In my post of May 30, 2005 I referred to a dozen legal networks: Lex Mundi, AM LF Association, Interlaw, Interlex, Meritas, Pacific Rim Advisory, State Capital, Multilaw, TAGLaw, US LF Group, Terralex, and World Law Group (See my post of Nov. 11, 2005 and skepticism on whether departments rely on such groups.).
A recent article, Legal Week, Vol. 7, Nov. 24, 2005 at 24, assembled some data about the size of these referral groups. Terralex has 12,000 lawyers in its 150 member firms across almost 100 countries. Lex Mundi has 17,000 lawyers in 160 firms; World Services Group (WSG) has 19,000 “professionals” in over 150 firms and 135 jurisdictions (law firms make up 74% of its membership).
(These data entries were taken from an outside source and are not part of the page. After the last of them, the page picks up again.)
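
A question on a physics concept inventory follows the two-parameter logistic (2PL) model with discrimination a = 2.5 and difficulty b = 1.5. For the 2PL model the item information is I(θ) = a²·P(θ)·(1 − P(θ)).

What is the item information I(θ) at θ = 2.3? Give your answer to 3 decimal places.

P = 1/(1+e^{-2.0000}) = 0.8808
P(1−P) = 0.8808 × 0.1192 = 0.1050
I = a² × P(1−P) = 2.5² × 0.1050 = 0.65621

0.656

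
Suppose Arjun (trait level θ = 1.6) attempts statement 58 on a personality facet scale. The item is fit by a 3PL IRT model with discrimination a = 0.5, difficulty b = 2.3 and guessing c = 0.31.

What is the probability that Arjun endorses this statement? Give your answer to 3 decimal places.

0.595

P(θ) = c + (1 − c) · 1 / (1 + exp(−a(θ − b)))
Exponent: 0.5 × (1.6 − 2.3) = -0.3500
1/(1 + e^{0.3500}) = 0.4134
P = 0.31 + 0.69 × 0.4134 = 0.5952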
Meritas has 5,000 lawyers in 170 firms covering more than 100 jurisdictions; TAGLaw has 5,600 lawyers at its 137 member firms, operating in 77 countries; and Interlex has 33 firms in 27 countries.
In broad strokes, the six networks appear to offer more than 50,000 lawyers in more than 800 law firms.
One UK lawyer, whose firm belongs to Meritas, was quoted as saying that “we have corporate clients who give all their work to Meritas. This gives them quality and centralized billing with the benefit of cheaper local rates.” I am surprised that a law department does that, but not that getting a single bill rather than multiple bills would be an advantage.